This blog provides commentary on interesting geological events occurring around the world in the context of my own work. This work is, broadly, geological fluid dynamics. The events that I highlight here are those that resonate with my professional life and ideas, and my goal is to interpret them in the context of ideas I've developed in my research. The blog does not represent any particular research agenda. It is written on a personal basis and does not seek to represent the University of Illinois, where I am a professor of geology and physics. Enjoy Geology in Motion! I would be glad to be alerted to geologic events of interest to post here! I hope that this blog can provide current event materials that will make geology come alive.

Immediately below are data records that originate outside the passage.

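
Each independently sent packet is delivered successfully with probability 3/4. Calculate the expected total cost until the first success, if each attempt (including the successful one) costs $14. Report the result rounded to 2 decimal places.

E[#attempts] = 1/p = 4/3; E[cost] = 14·4/3 = 56/3.
≈ 18.67

$18.67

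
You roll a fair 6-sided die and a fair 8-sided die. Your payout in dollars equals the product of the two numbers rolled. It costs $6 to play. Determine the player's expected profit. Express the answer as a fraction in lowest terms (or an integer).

39/4 dollars

Distribution of the product of the two numbers rolled: 1 w.p. 1/48, 2 w.p. 1/24, 3 w.p. 1/24, 4 w.p. 1/16, 5 w.p. 1/24, 6 w.p. 1/12, …
E[payout] = (1/48)·1 + (1/24)·2 + (1/24)·3 + (1/16)·4 + (1/24)·5 + (1/12)·6 + (1/48)·7 + (1/16)·8 + (1/48)·9 + (1/24)·10 + (1/12)·12 + (1/48)·14 + (1/24)·15 + (1/24)·16 + (1/24)·18 + (1/24)·20 + (1/48)·21 + (1/16)·24 + (1/48)·25 + (1/48)·28 + (1/24)·30 + (1/48)·32 + (1/48)·35 + (1/48)·36 + (1/48)·40 + (1/48)·42 + (1/48)·48 = 63/4
Expected profit = 63/4 − 6 = 39/4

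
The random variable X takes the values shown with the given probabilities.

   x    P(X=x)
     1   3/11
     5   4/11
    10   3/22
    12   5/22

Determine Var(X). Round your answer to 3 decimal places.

17.512

E[X] = (3/11)·1 + (4/11)·5 + (3/22)·10 + (5/22)·12 = 68/11
E[X²] = (3/11)·1 + (4/11)·25 + (3/22)·100 + (5/22)·144 = 613/11
Var(X) = 613/11 − (68/11)² = 2119/121 ≈ 17.512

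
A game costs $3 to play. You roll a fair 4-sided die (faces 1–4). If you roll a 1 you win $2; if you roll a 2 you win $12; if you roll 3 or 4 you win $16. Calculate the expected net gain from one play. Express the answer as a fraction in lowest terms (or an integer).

E[payout] = (1/4)·2 + (1/4)·12 + (1/2)·16 = 23/2
Expected profit = 23/2 − 3 = 17/2

17/2 dollars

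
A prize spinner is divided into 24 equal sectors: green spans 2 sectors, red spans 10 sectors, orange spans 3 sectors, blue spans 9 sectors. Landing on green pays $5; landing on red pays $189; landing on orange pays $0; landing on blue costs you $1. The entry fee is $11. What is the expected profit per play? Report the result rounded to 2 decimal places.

$67.79

E[payout] = (2/24)·5 + (10/24)·189 + (3/24)·0 + (9/24)·(-1) = 1891/24
Expected profit = 1891/24 − 11 = 1627/24 ≈ $67.79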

Banner image is by Ludie Cochrane..

Susan Kieffer can be contacted at s1kieffer at gmail.com

Monday, December 30, 2013

Australian icebreaker nearing Akademik Shokalskiy ship in Antarctica

View from the Akademik Shokalsky a day ago
from the NYTimes.com 
Nearly a week ago, the Russian ship, Akademik Shokalskiy ship became trapped in ice in the Antarctic. The ship is an ice-strengthened expedition vessel, currently carrying both tourists and scientists studying environmental change near Cape de la Motte, about 1,700 miles south of Hobart, Tasmania. Strong winds pushed the ice pack against the ship, with ice thicknesses around 10 m. Earlier a Chinese vessel, the Xue Long attempted the rescue, but was frustrated by thick ice over the weekend.
The Russian icebreaker Krasin leading
an American supply ship into McMurdo Station
from Wiki here.
     Now, the Australian icebreaker, the Aurora Australis, is only 11 nautical miles from the ship and nearing a rescue. At the moment, the link above shows the view from the ships webcam! So, how do icebreakers work? The primary job of the icebreaker is to crush the icpack and move it aside whiteout becoming stuck itself. According to Marshall Brain on "How Stuff Works", an icebreaker has characteristics that help it do this: (1) a high-strength hull; (2) a large mass to help it maintain momentum so that it doesn't get stuck itself; and (3) power to overcome the drag of the crushed ice. Must be a noisy place!
     Here's a bit more from Wiki: The icebreakers push straight into the ice, breaking up the ice, sometimes even driving its bow onto the ice surface so that the weight of the ship helps break up the ice. The design of the hull is such that the broken ice is then directed around or under the vessel. The design is also optimized to minimize damage to the propellers and other parts of the icebreaker itself. Icebreakers have variously been steam-powered, diesel -powered, and nuclear-powered. They have been designed to function on rivers (e.g., in Europe) as well as on the open ocean. The photo shown next is of a successful rescue.